Taunton reiterated that he’s not throwing caution to the wind.
“People with pre-existing conditions, those people certainly need to be more cautious,” said Taunton.
“Hydroxychloroquine and zinc and z pack if used early in the process are almost 100 percent curative,” said Taunton. “Do not fear getting sick. If you have symptoms you can be treated and your risk of dying is microscopic. “
Taunted noted that the CDC changes its guidelines frequently so they should not be treated as gospel.
“What are we expecting to gain from this quarantine if the person is not sick?” asked Taunton. “I’m not sure what we’re attempting to accomplish. We are living in a world of fear unfounded. The rules do not follow any semblance of medical knowledge, and unnecessary panic is a consequence. The anxiety the country is suffering around this is unsettling.”

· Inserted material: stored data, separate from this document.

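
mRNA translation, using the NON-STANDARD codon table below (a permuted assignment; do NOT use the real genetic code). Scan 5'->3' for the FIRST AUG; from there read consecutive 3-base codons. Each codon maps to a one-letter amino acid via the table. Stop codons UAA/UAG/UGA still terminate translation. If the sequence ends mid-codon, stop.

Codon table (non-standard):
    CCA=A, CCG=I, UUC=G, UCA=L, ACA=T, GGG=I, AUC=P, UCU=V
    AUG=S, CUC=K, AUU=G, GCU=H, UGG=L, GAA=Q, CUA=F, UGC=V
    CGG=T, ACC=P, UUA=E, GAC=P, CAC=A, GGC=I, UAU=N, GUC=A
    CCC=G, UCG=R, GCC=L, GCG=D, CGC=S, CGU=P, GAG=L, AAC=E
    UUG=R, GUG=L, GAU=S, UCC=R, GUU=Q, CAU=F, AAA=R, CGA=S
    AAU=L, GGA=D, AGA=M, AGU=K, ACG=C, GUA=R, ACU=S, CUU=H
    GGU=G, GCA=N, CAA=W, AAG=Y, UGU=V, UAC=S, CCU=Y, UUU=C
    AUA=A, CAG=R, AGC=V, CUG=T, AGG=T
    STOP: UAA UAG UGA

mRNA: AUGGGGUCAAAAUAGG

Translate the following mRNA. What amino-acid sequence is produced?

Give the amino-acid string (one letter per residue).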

Asked for a response, superintendent Dr. Mike Hickman released this statement: “The school system follows the Georgia Department of Health guidelines for contact tracing. The school system also communicates with the local Monroe County Health Department when cases, issues, or questions arise. The safety protocols for MCS that were shared with parents, students, staff, the Board of Education, the newspaper, and the community closely follow the state’s guidelines. To date, they have been applied consistently as needed whether involving students, staff, transportation or athletics. To my knowledge, there is not a public school system in the state that is not using the state’s guidance with regard to positive cases and exposures. Not following the guidelines could jeopardize safety and liability issues for the district and could potentially have repercussions from GHSA regarding player participation and team competition rules.”